4.1 Simultaneous Synchronization Mechanism

The main communication concept of a generated modeling environment by Pyro as a distributed system is the optimistic replication strategy [30]. This concept replicates data and allows the single replicas to diverge, which in the context of Pyro is realized by the separated graph model replicas held in each client. The optimistic replication belongs to the eventually consistent consistency model and is furthermore classified as basically available, soft state and eventually consistent (BASE) [36]. It benefits from high availability, since it only exchanges updates on given items. In the context of a web-based modeling environment, the updates are based on the modifications a client can do to a node or edge. To enable conflict resolution and maintain consistency regarding commutativity and idempotency, conflict-free replicated data types (CRDTs) are represented by commands. CRDT was originally used for text-based synchronization as a simplification of operational transformation [34]. It utilizes an additional data structure, based on an identifier of the client, the changed value and the position to create a unique identifier for each changed character of the text. Regarding the graph models handled by Pyro, CRDTs are realized by commands for each type of possible model element modification, which store a unique identifier and the changed properties of the relevant element. In addition to this, the previous values of the updated properties are stored as well, to enable rollback, undo, and redo functionalities. Thus, Pyro uses operation-based and state-based CRDTs. Thanks to the CRDTs, conflicts of simultaneously editing the same model element at the same time can be detected. In the context of graphical DSLs, conflicts can arise by violating the given static semantics defined in the metamodel. If a conflict is detected, the corresponding command is flagged for rollback and returned to its sender. The client then inverts the modification encoded by the command and applies it to revert the conflicting change.

4.2 Distributed Command Pattern

The distribution of modifications made to a graph model in the Pyro web modeling environment is realized by a command pattern [14]. It belongs to the behavioral design pattern, which is used to encapsulate all information needed to perform an update on an object. The commands are sent as HTTP POST requests, combining the graph model and client identifier. An exemplified collaboration of two clients (red and green) modifying the same graph model simultaneously is presented in Fig. 6.

After the initial read from the database, a client only calculates, exchanges and receives commands when a modification is done (see Fig. 6(1)). For every possible change on nodes and edges (e.g., moving a node or bending an edge), a dedicated command encoding the modification is created and sent to the server, extended with a unique identifier of the sender. Thanks to this assignment, all commands can be differentiated (see red commands by client A and green commands by client B in Fig. 6). As an example, the command for the creation of a node consists of the node type, the position and an identifier of the container where it should be instantiated. Other commands, e.g., the move node commands, contain information of the previous as well as the new position, so that they store the delta of the modification.

Fig. 6.
figure 6

Concept of the distributed command pattern. (Color figure online)
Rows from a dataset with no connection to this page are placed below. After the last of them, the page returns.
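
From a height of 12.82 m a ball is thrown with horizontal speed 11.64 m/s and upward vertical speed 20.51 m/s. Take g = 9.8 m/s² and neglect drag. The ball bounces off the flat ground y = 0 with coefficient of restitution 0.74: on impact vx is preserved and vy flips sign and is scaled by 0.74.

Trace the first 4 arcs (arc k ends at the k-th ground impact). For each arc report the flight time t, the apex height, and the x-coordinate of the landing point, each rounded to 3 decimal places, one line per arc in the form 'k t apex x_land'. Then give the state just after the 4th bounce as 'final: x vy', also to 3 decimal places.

Arc 1: start y=12.820, vy=20.510 → t=4.738, apex=34.282, x_land=55.149, impact vy=-25.922
  bounce: vy ← 0.74·25.922 = 19.182
Arc 2: start y=0.000, vy=19.182 → t=3.915, apex=18.773, x_land=100.717, impact vy=-19.182
  bounce: vy ← 0.74·19.182 = 14.195
Arc 3: start y=0.000, vy=14.195 → t=2.897, apex=10.280, x_land=134.436, impact vy=-14.195
  bounce: vy ← 0.74·14.195 = 10.504
Arc 4: start y=0.000, vy=10.504 → t=2.144, apex=5.629, x_land=159.389, impact vy=-10.504
  bounce: vy ← 0.74·10.504 = 7.773

1 4.738 34.282 55.149
2 3.915 18.773 100.717
3 2.897 10.280 134.436
4 2.144 5.629 159.389
final: 159.389 7.773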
The Serializer (see Fig. 6(2)) is used to parse the received payload and assign the commands to the associated Command Applier. Thanks to additional reflective type annotations, the received payload can be parsed to recreate the correct command type. The assignment depends on the given graph model type the command belongs to.

The Command Applier (see Fig. 6(3)) is the main component of the web server, since it receives, validates and executes the commands. Every modification encoded by a command is initially validated against the syntactical constraints defined by the graph model type. In the case of a constraint violation, the command is inverted based on the given delta, and returned to undo the invalid operation sent from a client. After a successful validation, the modification encoded by the command is applied to the generated domain-specific API, which also triggers the annotated hooks and finally modify the node or edge instances in the central database. Modifications performed on the API itself (e.g., performed by a hook implementation) are again internally encoded as commands for further distribution to other clients. The updates resulting from the hook execution inside the API are combined with the initial command to be interpreted as a single transaction shown by the packages of Fig. 6. To ensure the consistency between the sender of a command and the other clients, the initiator is also informed about internally arisen modification based on hook execution. All commands, collected during the execution of the initial modification, are broadcast to other listening clients (see Fig. 6(4)). This mechanism uses bidirectional ongoing connections, so that clients can request to listen on changes made to their currently open graph model.

The commands received by a client (see Fig. 6(5)) are parsed and inspected, to ensure that commands initiated by the client itself are neglected. New changes from other clients are applied to all layers and displayed on the canvas. In addition to this, the client is notified about received changes. Updates caused as a result of self-sent commands (e.g., a modification performed during a hook execution), are only partially applied to guarantee that nodes and edges will not be modified twice.

The command pattern applied to the generated modeling environments is tailored to enable real-time collaborative editing. The main design decisions are focused on scalability and high availability by BASE and CRDT. The operational approach realized with this command pattern is more suitable than a textual language protocol like the Language Server Protocol (LSP) [3]. The main difference between the command pattern and the LSP is the way of distributing modifications on the model. In contrast to the presented communication protocol of Pyro, the LSP uses changed regions of a text document for propagation. The intention of the modification has to be evaluated afterwards, whereas in graphical DSLs the commands are used for a direct representation of the occurred change.

5 Conclusion and Perspectives

We have presented Pyro, a framework for enabling domain-specific modeling via the internet. Provided with an adequate metamodel specification, Pyro turns a browser into a collaborative, domain-specific, graphical development environment with features reminiscent of desktop IDEs for programming textual languages. The required metamodeling is supported in a high-level, simplicity-driven fashion: The MGL describes the available node types, edge types, and syntactical constraints, whereas the MSL defines the visual appearance of the modeling artifacts defined in the MGL. Based on these specifications, the entire ready-to-run browser-based domain-specific development environment is generated fully automatically, as has been illustrated along the construction of a graphical development environment for the Architecture Analysis and Design Language (AADL).

The field of web-based development environments is still quite young, so that not many related solutions exist yet. There are the aforementioned collaborative online text editors like Google Docs, Microsoft Office 365 and ShareLaTeX/Overleaf, but in the area of DSLs and modeling, so far we only encountered WebGME [5], an (early stage) online adaption of Vanderbilt University’s Generic Modeling Environment [18] and Theia [4], a cross-platform web and desktop IDE for textual DSLs. In addition, itemis (the German company who significantly contributed to the well-known Xtext [6] DSL framework) is currently working on a platform called ‘Convecton’, which aims at bringing modeling with and execution of domain-specific languages online into the cloud [35]. However, none of these solutions provide a Pyro-like, graphical, collaborative modeling support.

Pyro is still in an early stage of development, and there is a lot of room for improvement, like further enhancing and easing the graphical modeling features, or improving the performance of collaborative modeling by taking advantage of peer-to-peer communication. Pyro is envisioned to enable cross-competence collaboration on a single project in a domain/purpose-specific fashion according to the Language-Driven Engineering (LDE) paradigm [31]. LDE aims at allowing the different stakeholders to formulate their intents in they way they are used to, i.e., in their domain language, and restricted in a fashion that the efforts of the other involved stakeholders are maintained, or as we say, constitute Archimedean points [32] of the considered domain-specific language. Currently, we are starting to explore the impact of the Pyro technology on a larger scale for DIME [7], our framework for developing Web applications.